On Thu, Feb 22, 2018 at 01:06:33PM +0100, Peter Lieven wrote:
> Am 22.02.2018 um 13:03 schrieb Daniel P. Berrangé:
> > On Thu, Feb 22, 2018 at 01:02:05PM +0100, Peter Lieven wrote:
> >> Am 22.02.2018 um 13:00 schrieb Daniel P. Berrangé:
> >>> On Thu, Feb 22, 2018 at 12:51:58PM +0100, Peter Lieven wrote:
> >>>> Am 22.02.2018 um 12:40 schrieb Daniel P. Berrangé:
> >>>>> On Thu, Feb 22, 2018 at 12:32:04PM +0100, Kevin Wolf wrote:
> >>>>>> Am 22.02.2018 um 12:01 hat Peter Lieven geschrieben:
> >>>>>>> Am 22.02.2018 um 11:57 schrieb Kevin Wolf:
> >>>>>>>> Am 20.02.2018 um 22:54 hat Paolo Bonzini geschrieben:
> >>>>>>>>> On 20/02/2018 18:04, Peter Lieven wrote:
> >>>>>>>>>> Hi,
> >>>>>>>>>>
> >>>>>>>>>> I remember we discussed a long time ago to limit the stack usage 
> >>>>>>>>>> of all
> >>>>>>>>>> functions that are executed in a coroutine
> >>>>>>>>>> context to a very low value to be able to safely limit the 
> >>>>>>>>>> coroutine
> >>>>>>>>>> stack size as well.
> >>>>>>>>> IIRC the only issue was that hw/ide/atapi.c has mutual recursion 
> >>>>>>>>> between
> >>>>>>>>> ide_atapi_cmd_reply_end -> ide_transfer_start -> 
> >>>>>>>>> ahci_start_transfer ->
> >>>>>>>>> ide_atapi_cmd_reply_end.
> >>>>>>>>>
> >>>>>>>>> But perhaps it's not an issue, somebody needs to audit the code.

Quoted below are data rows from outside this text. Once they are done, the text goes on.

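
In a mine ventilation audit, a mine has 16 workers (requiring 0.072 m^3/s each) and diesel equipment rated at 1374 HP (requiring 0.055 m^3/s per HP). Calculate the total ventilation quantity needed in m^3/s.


76.722 m^3/s

Airflow for workers:
Q_people = 16 * 0.072 = 1.152 m^3/s
Airflow for diesel equipment:
Q_diesel = 1374 * 0.055 = 75.57 m^3/s
Total ventilation:
Q_total = 1.152 + 75.57
= 76.722 m^3/s


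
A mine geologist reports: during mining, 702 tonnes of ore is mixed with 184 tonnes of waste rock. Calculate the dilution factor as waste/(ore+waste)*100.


Total material = ore + waste
= 702 + 184 = 886 tonnes
Dilution = waste / total * 100
= 184 / 886 * 100
= 0.2076749436 * 100
= 20.7675%

20.7675%


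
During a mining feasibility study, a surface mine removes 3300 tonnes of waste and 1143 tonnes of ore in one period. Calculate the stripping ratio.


Stripping ratio = waste tonnage / ore tonnage
= 3300 / 1143
= 2.8871

2.8871


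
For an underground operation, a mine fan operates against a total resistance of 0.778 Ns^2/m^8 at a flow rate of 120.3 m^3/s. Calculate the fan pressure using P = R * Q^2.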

> >>>>>>>> I think John intended to get rid of the recursion sometime, but I 
> >>>>>>>> doubt
> >>>>>>>> he has had the time so far.
> >>>>>>> Apart from this is is possible to define special cflags in the
> >>>>>>> Makefile.objs just for a subdirectory? I have patches ready to make
> >>>>>>> the block layer files and other coroutine users compile with
> >>>>>>> -Wstack-size=2048. But I do not want to specify each file separately.
> >>>>>> Our Makefiles have lines like this:
> >>>>>>
> >>>>>>     iscsi.o-cflags     := $(LIBISCSI_CFLAGS)
> >>>>>>
> >>>>>> I don't think there is a direct mechanism to apply cflags to a whole
> >>>>>> directory or just to block-obj-y/block-obj-m, but just looping over 
> >>>>>> them
> >>>>>> could work. I'm not a Makefile expert at all, but after some toying 
> >>>>>> with
> >>>>>> a simple example, something like this might work:
> >>>>>>
> >>>>>>     $(foreach x,$(block-obj-y),$(eval $x-cflags += -Wstack-size=2048))
> >>>>> You'll need it for anything block layer depends on too - so that's much
> >>>>> of util/, crypto/ and io/ directories at least.
> >>>>>
> >>>>> So perhaps it would be shorter if we do the opposite - set 
> >>>>> -Wstack-size=2048
> >>>>> globally for everything in QEMU, and then override -Wstack-size=$BIGGER
> >>>>> for the (hopefully) few sources that have a larger stack need ?
> >>>> I tried that already. 2048 is a strong limit for many functions.
> >>>> It breaks already as soon as some buffer has a size of PATH_MAX, but
> >>>> thats handleable. But there are some structs around that are very large.
> >>> There are surprisingly few "char [PATH_MAX]" variables left in QEMU - we
> >>> should have a final push to eliminate them regardless.
> >>>
> >>>> Generally, it would be a good idea to have a global limit, of course.
> >>> We could at least put a limit on that matches the current worst case to
> >>> prevent it getting worse than it already is.
> >> That would be a good idea, yes.
> >>
> >> How would you handle the override for a smaller -Wstack-usage ?
> > If you have multiple -Wstack-size=$XXX  flags to GCC, I expect the last
> > one wins. So just need to double check that the per-object file CFLAGS
> > occur after the global CFLAS in the compiler args
> 
> I will check that, thanks.
> 
> When I am at it, what would be the proper replacement for char[PATH_MAX] ?

Generally code should dynamically allocate paths. If they need to sprintf
a path, then  g_strdup_printf() is the right approach.